Philosophy Courses to Get You Started
If you have never taken a philosophy course, then consider taking any of the following. They preserve the options of majoring or minoring in philosophy.
- PHIL 120 — Introduction to Philosophy
- PHIL 155 — Ancient Greek Philosophy
- PHIL 160 — Dialectic and Dialogue in Philosophy
- PHIL 180 — Existentialism
- PHIL 220 — American Philosophy
If you intend to choose philosophy as your major, then you should take PHIL 250 — Modern Philosophy. If you've already had PHIL 250, then take PHIL 350 — 19th Century Philosophy. If you've already had PHIL 350, then you probably don't need this overview.
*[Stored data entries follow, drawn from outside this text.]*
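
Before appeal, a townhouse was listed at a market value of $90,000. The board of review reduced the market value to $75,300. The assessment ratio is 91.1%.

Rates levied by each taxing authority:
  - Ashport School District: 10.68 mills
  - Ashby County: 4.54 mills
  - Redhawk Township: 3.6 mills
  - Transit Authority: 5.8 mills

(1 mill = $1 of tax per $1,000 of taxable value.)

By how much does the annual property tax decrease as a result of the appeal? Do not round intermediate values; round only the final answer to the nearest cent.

Old assessed value = $90,000 × 0.911 = $81,990
New assessed value = $75,300 × 0.911 = $68,598.3
Combined rate = 0.01068 + 0.00454 + 0.0036 + 0.0058 = 0.02462
Old tax = $81,990 × 0.02462 = $2,018.5938
New tax = $68,598.3 × 0.02462 = $1,688.890146
Reduction = $2,018.5938 − $1,688.890146 = $329.703654

$329.70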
If you are an upper-division student not interested in our major or minor, but exploring philosophy, then consider taking a "Philosophy of ..." course in your major field, such as PHIL 370 — Philosophy of Social Science, PHIL 360 — Philosophy of Natural Science, or PHIL 410 Philosophy of History. Our "Philosophy of ..." courses encourage critical and reflective work in relation to other disciplines. Most of these courses require completion of the first year courses or previous work in the field to be studied or the consent of the instructor. We offer "Philosophy of ..." courses in various fields:
- PHIL 270 — Law
- PHIL 320 — Religion
- PHIL 355 — Education
- PHIL 360 — Natural Science
- PHIL 365 — Language
- PHIL 370 — Social Science
- PHIL 410 — History
For more information view our courses page. There you will find course descriptions, prerequisites, credit hours, general education credit, offering frequency
Our Departmental Orientation
If our department has an orientation, it is toward the history of philosophy. Our program is respected by graduate schools for the mastery our graduates have shown of the history of philosophy. We emphasize the reading of primary texts from Greek antiquity to the present in order to show that ancient philosophy is not obsolete and contemporary philosophy is not rootless. Our students learn to converse with the major figures of the Western tradition, as well as to respond them critically. In the process they learn the vocabulary, the methods, the questions, and the standards of the discipline, as well as its implications and limits.